Shares of social media gaming company Zynga (NASDAQ: ZNGA) traded down over 18 percent on Friday, after the company cut its guidance for the year Thursday evening.
Zynga lowered its guidance for fiscal year EBITDA to $147-162 million -- it had previously seen $180-250 million. It also lowered the outlook for fiscal year bookings to $1.085-1.100 billion from $1.15-1.225 billion. Zynga reported preliminary third quarter revenue of $300-305 million, above the $286.4 million estimate. Zynga also said its preliminary third quarter earnings per share would come in between break-even and a loss of $0.01.
The lowered guidance revision was the second from Zynga this year. Those announcements -- along with a wave of executive departures -- has sent shares sharply lower on the year.
The company had its IPO last December, pricing at $10 per share. Shares then rallied throughout the winter and into the early spring, peaking near $15. However, since then, shares have traded almost exclusively in one direction: Year-to-date, shares are down over 75 percent.
In March, Zynga purchased OMGPOP, which operated in the same industry as Zynga with its title “Draw Something.”
At the time, Draw Something was emerging on the scene with enormous popularity.
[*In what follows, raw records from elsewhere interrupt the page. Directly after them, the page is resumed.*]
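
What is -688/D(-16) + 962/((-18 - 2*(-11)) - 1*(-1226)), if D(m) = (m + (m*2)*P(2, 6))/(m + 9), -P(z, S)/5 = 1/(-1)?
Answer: -179824/6765 ≈ -26.582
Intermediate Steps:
P(z, S) = 5 (P(z, S) = -5/(-1) = -5*(-1) = 5)
D(m) = 11*m/(9 + m) (D(m) = (m + (m*2)*5)/(m + 9) = (m + (2*m)*5)/(9 + m) = (m + 10*m)/(9 + m) = (11*m)/(9 + m) = 11*m/(9 + m))
-688/D(-16) + 962/((-18 - 2*(-11)) - 1*(-1226)) = -688/(11*(-16)/(9 - 16)) + 962/((-18 - 2*(-11)) - 1*(-1226)) = -688/(11*(-16)/(-7)) + 962/((-18 + 22) + 1226) = -688/(11*(-16)*(-⅐)) + 962/(4 + 1226) = -688/176/7 + 962/1230 = -688*7/176 + 962*(1/1230) = -301/11 + 481/615 = -179824/6765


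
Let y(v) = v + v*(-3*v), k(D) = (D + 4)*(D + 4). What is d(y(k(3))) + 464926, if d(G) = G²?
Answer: 51644642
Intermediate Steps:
k(D) = (4 + D)² (k(D) = (4 + D)*(4 + D) = (4 + D)²)
y(v) = v - 3*v²
d(y(k(3))) + 464926 = ((4 + 3)²*(1 - 3*(4 + 3)²))² + 464926 = (7²*(1 - 3*7²))² + 464926 = (49*(1 - 3*49))² + 464926 = (49*(1 - 147))² + 464926 = (49*(-146))² + 464926 = (-7154)² + 464926 = 51179716 + 464926 = 51644642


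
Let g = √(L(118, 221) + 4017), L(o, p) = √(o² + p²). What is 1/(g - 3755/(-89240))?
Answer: 1/(751/17848 + √(4017 + √62765)) ≈ 0.015298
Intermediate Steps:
g = √(4017 + √62765) (g = √(√(118² + 221²) + 4017) = √(√(13924 + 48841) + 4017) = √(√62765 + 4017) = √(4017 + √62765) ≈ 65.326)
1/(g - 3755/(-89240)) = 1/(√(4017 + √62765) - 3755/(-89240)) = 1/(√(4017 + √62765) - 3755*(-1/89240)) = 1/(√(4017 + √62765) + 751/17848) = 1/(751/17848 + √(4017 + √62765))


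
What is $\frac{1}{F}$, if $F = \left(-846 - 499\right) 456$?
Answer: $- \frac{1}{613320} \approx -1.6305 \cdot 10^{-6}$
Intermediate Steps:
$F = -613320$ ($F = \left(-1345\right) 456 = -613320$)
$\frac{1}{F} = \frac{1}{-613320} = - \frac{1}{613320}$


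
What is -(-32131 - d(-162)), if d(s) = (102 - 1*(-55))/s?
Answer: 5205065/162 ≈ 32130.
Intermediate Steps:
d(s) = 157/s (d(s) = (102 + 55)/s = 157/s)
-(-32131 - d(-162)) = -(-32131 - 157/(-162)) = -(-32131 - 157*(-1)/162) = -(-32131 - 1*(-157/162)) = -(-32131 + 157/162) = -1*(-5205065/162) = 5205065/162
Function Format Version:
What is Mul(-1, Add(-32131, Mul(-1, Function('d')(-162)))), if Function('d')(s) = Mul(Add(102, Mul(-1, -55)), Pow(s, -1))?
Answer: Rational(5205065, 162) ≈ 32130.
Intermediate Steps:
Function('d')(s) = Mul(157, Pow(s, -1)) (Function('d')(s) = Mul(Add(102, 55), Pow(s, -1)) = Mul(157, Pow(s, -1)))
Mul(-1, Add(-32131, Mul(-1, Function('d')(-162)))) = Mul(-1, Add(-32131, Mul(-1, Mul(157, Pow(-162, -1))))) = Mul(-1, Add(-32131, Mul(-1, Mul(157, Rational(-1, 162))))) = Mul(-1, Add(-32131, Mul(-1, Rational(-157, 162)))) = Mul(-1, Add(-32131, Rational(157, 162))) = Mul(-1, Rational(-5205065, 162)) = Rational(5205065, 162)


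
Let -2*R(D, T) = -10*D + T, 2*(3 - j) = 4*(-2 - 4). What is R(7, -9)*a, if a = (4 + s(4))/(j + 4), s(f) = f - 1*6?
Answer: 79/19 ≈ 4.1579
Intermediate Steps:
j = 15 (j = 3 - 2*(-2 - 4) = 3 - 2*(-6) = 3 - ½*(-24) = 3 + 12 = 15)
R(D, T) = 5*D - T/2 (R(D, T) = -(-10*D + T)/2 = -(T - 10*D)/2 = 5*D - T/2)
s(f) = -6 + f (s(f) = f - 6 = -6 + f)
a = 2/19 (a = (4 + (-6 + 4))/(15 + 4) = (4 - 2)/19 = 2*(1/19) = 2/19 ≈ 0.10526)
R(7, -9)*a = (5*7 - ½*(-9))*(2/19) = (35 + 9/2)*(2/19) = (79/2)*(2/19) = 79/19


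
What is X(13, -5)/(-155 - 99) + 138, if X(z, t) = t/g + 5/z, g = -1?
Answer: 227803/1651 ≈ 137.98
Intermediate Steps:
X(z, t) = -t + 5/z (X(z, t) = t/(-1) + 5/z = t*(-1) + 5/z = -t + 5/z)
X(13, -5)/(-155 - 99) + 138 = (-1*(-5) + 5/13)/(-155 - 99) + 138 = (5 + 5*(1/13))/(-254) + 138 = (5 + 5/13)*(-1/254) + 138 = (70/13)*(-1/254) + 138 = -35/1651 + 138 = 227803/1651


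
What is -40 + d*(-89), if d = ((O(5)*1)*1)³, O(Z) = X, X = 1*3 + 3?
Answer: -19264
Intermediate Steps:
X = 6 (X = 3 + 3 = 6)
O(Z) = 6
d = 216 (d = ((6*1)*1)³ = (6*1)³ = 6³ = 216)
-40 + d*(-89) = -40 + 216*(-89) = -40 - 19224 = -19264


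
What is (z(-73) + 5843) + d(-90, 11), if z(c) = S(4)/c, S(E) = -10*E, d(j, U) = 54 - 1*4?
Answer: 430229/73 ≈ 5893.5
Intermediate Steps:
d(j, U) = 50 (d(j, U) = 54 - 4 = 50)
z(c) = -40/c (z(c) = (-10*4)/c = -40/c)
(z(-73) + 5843) + d(-90, 11) = (-40/(-73) + 5843) + 50 = (-40*(-1/73) + 5843) + 50 = (40/73 + 5843) + 50 = 426579/73 + 50 = 430229/73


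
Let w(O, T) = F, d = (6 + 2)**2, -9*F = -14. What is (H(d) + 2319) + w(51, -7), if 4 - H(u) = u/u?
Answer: 20912/9 ≈ 2323.6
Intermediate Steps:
F = 14/9 (F = -1/9*(-14) = 14/9 ≈ 1.5556)
d = 64 (d = 8**2 = 64)
w(O, T) = 14/9
H(u) = 3 (H(u) = 4 - u/u = 4 - 1*1 = 4 - 1 = 3)
(H(d) + 2319) + w(51, -7) = (3 + 2319) + 14/9 = 2322 + 14/9 = 20912/9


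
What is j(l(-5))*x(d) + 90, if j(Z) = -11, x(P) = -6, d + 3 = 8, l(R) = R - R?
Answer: 156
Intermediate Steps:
l(R) = 0
d = 5 (d = -3 + 8 = 5)
j(l(-5))*x(d) + 90 = -11*(-6) + 90 = 66 + 90 = 156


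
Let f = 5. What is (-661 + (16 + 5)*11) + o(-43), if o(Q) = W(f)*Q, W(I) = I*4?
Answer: -1290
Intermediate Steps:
W(I) = 4*I
o(Q) = 20*Q (o(Q) = (4*5)*Q = 20*Q)
(-661 + (16 + 5)*11) + o(-43) = (-661 + (16 + 5)*11) + 20*(-43) = (-661 + 21*11) - 860 = (-661 + 231) - 860 = -430 - 860 = -1290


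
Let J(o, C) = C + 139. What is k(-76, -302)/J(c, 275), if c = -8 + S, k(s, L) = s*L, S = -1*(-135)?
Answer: 11476/207 ≈ 55.440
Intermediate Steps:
S = 135
k(s, L) = L*s
c = 127 (c = -8 + 135 = 127)
J(o, C) = 139 + C
k(-76, -302)/J(c, 275) = (-302*(-76))/(139 + 275) = 22952/414 = 22952*(1/414) = 11476/207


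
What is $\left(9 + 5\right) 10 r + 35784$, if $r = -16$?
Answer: $33544$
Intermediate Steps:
$\left(9 + 5\right) 10 r + 35784 = \left(9 + 5\right) 10 \left(-16\right) + 35784 = 14 \cdot 10 \left(-16\right) + 35784 = 140 \left(-16\right) + 35784 = -2240 + 35784 = 33544$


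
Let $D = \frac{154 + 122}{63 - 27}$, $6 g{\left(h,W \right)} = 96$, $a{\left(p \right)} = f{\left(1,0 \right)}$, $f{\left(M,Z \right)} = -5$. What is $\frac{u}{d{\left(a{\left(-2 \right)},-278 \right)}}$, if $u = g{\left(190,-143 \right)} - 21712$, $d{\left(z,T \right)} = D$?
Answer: $- \frac{65088}{23} \approx -2829.9$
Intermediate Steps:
$a{\left(p \right)} = -5$
$g{\left(h,W \right)} = 16$ ($g{\left(h,W \right)} = \frac{1}{6} \cdot 96 = 16$)
$D = \frac{23}{3}$ ($D = \frac{276}{36} = 276 \cdot \frac{1}{36} = \frac{23}{3} \approx 7.6667$)
$d{\left(z,T \right)} = \frac{23}{3}$
$u = -21696$ ($u = 16 - 21712 = -21696$)
$\frac{u}{d{\left(a{\left(-2 \right)},-278 \right)}} = - \frac{21696}{\frac{23}{3}} = \left(-21696\right) \frac{3}{23} = - \frac{65088}{23}$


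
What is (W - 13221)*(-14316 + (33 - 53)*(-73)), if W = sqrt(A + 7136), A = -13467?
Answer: 169969176 - 12856*I*sqrt(6331) ≈ 1.6997e+8 - 1.0229e+6*I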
Seeing an asset it could pair with its other hit titles like FarmVille and Words with Friends, Zynga swooped in to acquire the studio.
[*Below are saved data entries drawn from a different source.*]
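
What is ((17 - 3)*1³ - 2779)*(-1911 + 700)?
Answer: 3348415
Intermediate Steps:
((17 - 3)*1³ - 2779)*(-1911 + 700) = (14*1 - 2779)*(-1211) = (14 - 2779)*(-1211) = -2765*(-1211) = 3348415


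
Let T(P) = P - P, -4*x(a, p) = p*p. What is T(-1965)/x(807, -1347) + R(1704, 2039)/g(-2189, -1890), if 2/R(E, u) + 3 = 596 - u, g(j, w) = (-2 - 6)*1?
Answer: 1/5784 ≈ 0.00017289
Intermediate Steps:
x(a, p) = -p²/4 (x(a, p) = -p*p/4 = -p²/4)
g(j, w) = -8 (g(j, w) = -8*1 = -8)
R(E, u) = 2/(593 - u) (R(E, u) = 2/(-3 + (596 - u)) = 2/(593 - u))
T(P) = 0
T(-1965)/x(807, -1347) + R(1704, 2039)/g(-2189, -1890) = 0/((-¼*(-1347)²)) - 2/(-593 + 2039)/(-8) = 0/((-¼*1814409)) - 2/1446*(-⅛) = 0/(-1814409/4) - 2*1/1446*(-⅛) = 0*(-4/1814409) - 1/723*(-⅛) = 0 + 1/5784 = 1/5784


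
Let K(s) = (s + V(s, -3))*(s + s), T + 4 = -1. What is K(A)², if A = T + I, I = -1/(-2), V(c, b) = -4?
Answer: 23409/4 ≈ 5852.3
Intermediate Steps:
T = -5 (T = -4 - 1 = -5)
I = ½ (I = -1*(-½) = ½ ≈ 0.50000)
A = -9/2 (A = -5 + ½ = -9/2 ≈ -4.5000)
K(s) = 2*s*(-4 + s) (K(s) = (s - 4)*(s + s) = (-4 + s)*(2*s) = 2*s*(-4 + s))
K(A)² = (2*(-9/2)*(-4 - 9/2))² = (2*(-9/2)*(-17/2))² = (153/2)² = 23409/4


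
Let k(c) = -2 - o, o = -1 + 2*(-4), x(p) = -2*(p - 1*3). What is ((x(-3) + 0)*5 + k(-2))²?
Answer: 4489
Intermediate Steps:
x(p) = 6 - 2*p (x(p) = -2*(p - 3) = -2*(-3 + p) = 6 - 2*p)
o = -9 (o = -1 - 8 = -9)
k(c) = 7 (k(c) = -2 - 1*(-9) = -2 + 9 = 7)
((x(-3) + 0)*5 + k(-2))² = (((6 - 2*(-3)) + 0)*5 + 7)² = (((6 + 6) + 0)*5 + 7)² = ((12 + 0)*5 + 7)² = (12*5 + 7)² = (60 + 7)² = 67² = 4489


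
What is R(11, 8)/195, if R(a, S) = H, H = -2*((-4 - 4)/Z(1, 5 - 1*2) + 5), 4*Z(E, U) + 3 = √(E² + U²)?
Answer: 14/15 + 64*√10/195 ≈ 1.9712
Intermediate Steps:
Z(E, U) = -¾ + √(E² + U²)/4
H = -10 + 16/(-¾ + √10/4) (H = -2*((-4 - 4)/(-¾ + √(1² + (5 - 1*2)²)/4) + 5) = -2*(-8/(-¾ + √(1 + (5 - 2)²)/4) + 5) = -2*(-8/(-¾ + √(1 + 3²)/4) + 5) = -2*(-8/(-¾ + √(1 + 9)/4) + 5) = -2*(-8/(-¾ + √10/4) + 5) = -2*(5 - 8/(-¾ + √10/4)) = -10 + 16/(-¾ + √10/4) ≈ 384.39)
R(a, S) = 182 + 64*√10
R(11, 8)/195 = (182 + 64*√10)/195 = (182 + 64*√10)*(1/195) = 14/15 + 64*√10/195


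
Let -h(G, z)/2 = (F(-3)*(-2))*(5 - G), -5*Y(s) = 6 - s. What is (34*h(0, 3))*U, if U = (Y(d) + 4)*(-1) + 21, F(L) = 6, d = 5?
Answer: 70176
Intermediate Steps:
Y(s) = -6/5 + s/5 (Y(s) = -(6 - s)/5 = -6/5 + s/5)
h(G, z) = 120 - 24*G (h(G, z) = -2*6*(-2)*(5 - G) = -(-24)*(5 - G) = -2*(-60 + 12*G) = 120 - 24*G)
U = 86/5 (U = ((-6/5 + (1/5)*5) + 4)*(-1) + 21 = ((-6/5 + 1) + 4)*(-1) + 21 = (-1/5 + 4)*(-1) + 21 = (19/5)*(-1) + 21 = -19/5 + 21 = 86/5 ≈ 17.200)
(34*h(0, 3))*U = (34*(120 - 24*0))*(86/5) = (34*(120 + 0))*(86/5) = (34*120)*(86/5) = 4080*(86/5) = 70176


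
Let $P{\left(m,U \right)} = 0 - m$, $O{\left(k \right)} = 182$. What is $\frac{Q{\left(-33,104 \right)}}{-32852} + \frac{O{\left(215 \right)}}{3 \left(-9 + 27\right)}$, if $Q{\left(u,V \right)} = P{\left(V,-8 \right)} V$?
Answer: $\frac{820391}{221751} \approx 3.6996$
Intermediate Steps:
$P{\left(m,U \right)} = - m$
$Q{\left(u,V \right)} = - V^{2}$ ($Q{\left(u,V \right)} = - V V = - V^{2}$)
$\frac{Q{\left(-33,104 \right)}}{-32852} + \frac{O{\left(215 \right)}}{3 \left(-9 + 27\right)} = \frac{\left(-1\right) 104^{2}}{-32852} + \frac{182}{3 \left(-9 + 27\right)} = \left(-1\right) 10816 \left(- \frac{1}{32852}\right) + \frac{182}{3 \cdot 18} = \left(-10816\right) \left(- \frac{1}{32852}\right) + \frac{182}{54} = \frac{2704}{8213} + 182 \cdot \frac{1}{54} = \frac{2704}{8213} + \frac{91}{27} = \frac{820391}{221751}$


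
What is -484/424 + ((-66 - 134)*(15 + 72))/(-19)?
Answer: 1842101/2014 ≈ 914.65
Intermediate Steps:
-484/424 + ((-66 - 134)*(15 + 72))/(-19) = -484*1/424 - 200*87*(-1/19) = -121/106 - 17400*(-1/19) = -121/106 + 17400/19 = 1842101/2014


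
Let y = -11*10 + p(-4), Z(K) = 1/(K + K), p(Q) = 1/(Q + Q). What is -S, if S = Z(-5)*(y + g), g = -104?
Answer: -1713/80 ≈ -21.413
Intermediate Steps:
p(Q) = 1/(2*Q)
Z(K) = 1/(2*K)
y = -881/8 (y = -11*10 + (½)/(-4) = -110 + (½)*(-¼) = -110 - ⅛ = -881/8 ≈ -110.13)
S = 1713/80 (S = ((½)/(-5))*(-881/8 - 104) = ((½)*(-⅕))*(-1713/8) = -⅒*(-1713/8) = 1713/80 ≈ 21.413)
-S = -1*1713/80 = -1713/80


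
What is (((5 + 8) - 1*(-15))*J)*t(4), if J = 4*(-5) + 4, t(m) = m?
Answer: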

Unfortunately for Zynga, the popularity of Draw Something has declined notably throughout the year. Zynga owned up to this trend on Thursday, opting to write-down the acquisition of OMGPOP.
With Zynga shares in a tailspin, it might be prudent to raise the question: is social gaming simply a fad?
To observers of the video game industry, fads are fairly common. Perhaps the most obvious, recent comparison can be drawn from the rise (and rapid decline) of rhythm-based games.
In 2005, Activision (NASDAQ: ATVI) distributed Guitar Hero. The game was unique, allowing players to use a customized guitar controller and play along virtually to popular rock songs. The game was a massive hit, spawning four sequels and a host of copy-cats.
But then in early 2011, despite having generated billions in profits, Activision opted to put the series on a “hiatus.” Likewise, Electronic Arts (NASDAQ: EA) has not published an entry in its own rhythm series -- Rock Band -- since 2010.
Will social gaming befall a similar fate?
Activision and EA were affected very little by the decline of the rhythm genre, as they had a plethora of other titles in other forms of gaming to derive revenues from. Zynga on the other hand remains completely reliant on that sector of gaming.
Of course, Zynga might be onto this possible secular decline. Perhaps in a move to shift its focus, the company hired Maytal Olsha last month. Giving Olsha's background, it may suggest that Zynga plans to focus more heavily on online gambling.
That could breathe new life into the beaten down stock. But, if the recent trend continues to play out, investors looking to bottom-fish -- even at these levels -- might regret the move.